Of all the disappointed activists, Brian Burch, president of CatholicVote.org and creator of StandWithStupak.com, was perhaps the most demonstrative in his support of pro-life Democrats. He even created a video with a remake of the final battle scene from "Braveheart." A helmeted British Barack Obama says, "Our cavalry will ride them down like grass. ... Full attack!" Whereupon, Stupak, eyeglasses incongruously perched on his blue-painted face, commands his pitchfork army, "Steady. ... Hold, hold, hold." Alas, Stupak couldn't hold.
Ultimately, he was weak and overwhelmed by raw political power.
History is no stranger to such moments, but this one needs to be understood for what it was. A deception.
The executive order promising that no federal funds will be used for abortion is utterly useless, and everybody knows it. First, the president can revoke it as quickly as he signs it.

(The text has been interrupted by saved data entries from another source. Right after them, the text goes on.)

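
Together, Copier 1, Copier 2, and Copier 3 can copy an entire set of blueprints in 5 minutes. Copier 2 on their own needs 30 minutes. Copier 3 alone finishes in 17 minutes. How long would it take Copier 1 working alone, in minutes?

Combined rate is 1/5 per minute.
Known contribution: 1/30 + 1/17 = (17 + 30)/510 = 47/510 per minute.
So Copier 1's rate is 1/5 − 47/510 = 11/102, meaning 102/11 minutes alone.

102/11 minutes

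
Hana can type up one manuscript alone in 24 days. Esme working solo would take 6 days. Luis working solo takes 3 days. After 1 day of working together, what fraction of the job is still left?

11/24

Combined rate: 1/24 + 1/6 + 1/3 = (1 + 4 + 8)/24 = 13/24 per day.
In 1 day they complete 1·13/24 = 13/24 of the job.
So 11/24 remains.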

Second, an order cannot confer jurisdiction in the courts or establish any grounds for suing anybody in court, according to a former White House counsel. The order is therefore judicially unenforceable.
Finally, an executive order cannot trump or change a federal statute.
One can reasonably surmise that Obama, a former constitutional law professor, is well aware of the uselessness of his promise. Perhaps this is why he didn't mention it during the bill-signing ceremony Tuesday.
Stupak, too, knew that the executive order was merely political cover for him and his pro-life colleagues. He knew it because several members of the U.S. Conference of Catholic Bishops explained it to him, according to sources. The only way to prevent public funding for abortion was for his amendment to be added to the Senate bill.
Clearly, House Speaker Nancy Pelosi and the president didn't want that. What they did want was the abortion funding that the Senate bill allowed.
Thus, the health care bill passed because of a mutually understood deception — a pretense masquerading as virtue. No wonder Stupak locked his doors and turned off his phones Sunday, according to several pro-life lobbyists who camped outside his office.
The ticktock of what transpired during the final 72 hours before the vote will keep political science majors — and psychologists — happily lost in research for years. Meanwhile, whatever Americans feel about the health care bill and its relative merits, they should disabuse themselves of any idea that this was an honest play.
Ironically, the day before the vote, Obama said: "We are not bound to win, but we are bound to be true. We are not bound to succeed, but we are bound to let whatever light we have shine." Democrats were bound to win, all right, but truth and light had nothing to do with it.
Stupak's clumsy fall from grace is a lesson in human frailty. In a matter of hours, he went from representing the majority of Americans who don't want public money spent on abortion to leading the army on the other side.
Something must have gone bump in the night.
Whatever it was, demonizing Stupak seems excessive and redundant given punishments to come. Already he has lost a speaking invitation to the Illinois Catholic Prayer Breakfast next month. His political future, otherwise, may have been foretold by a late-night anecdote.
After the Sunday vote, a group of Democrats, including Stupak, gathered in a pub to celebrate. In a biblical moment, New York Rep. Anthony Weiner was spotted planting a big kiss on Stupak's cheek.
To a Catholic man well-versed in the Gospel, this is not a comforting gesture.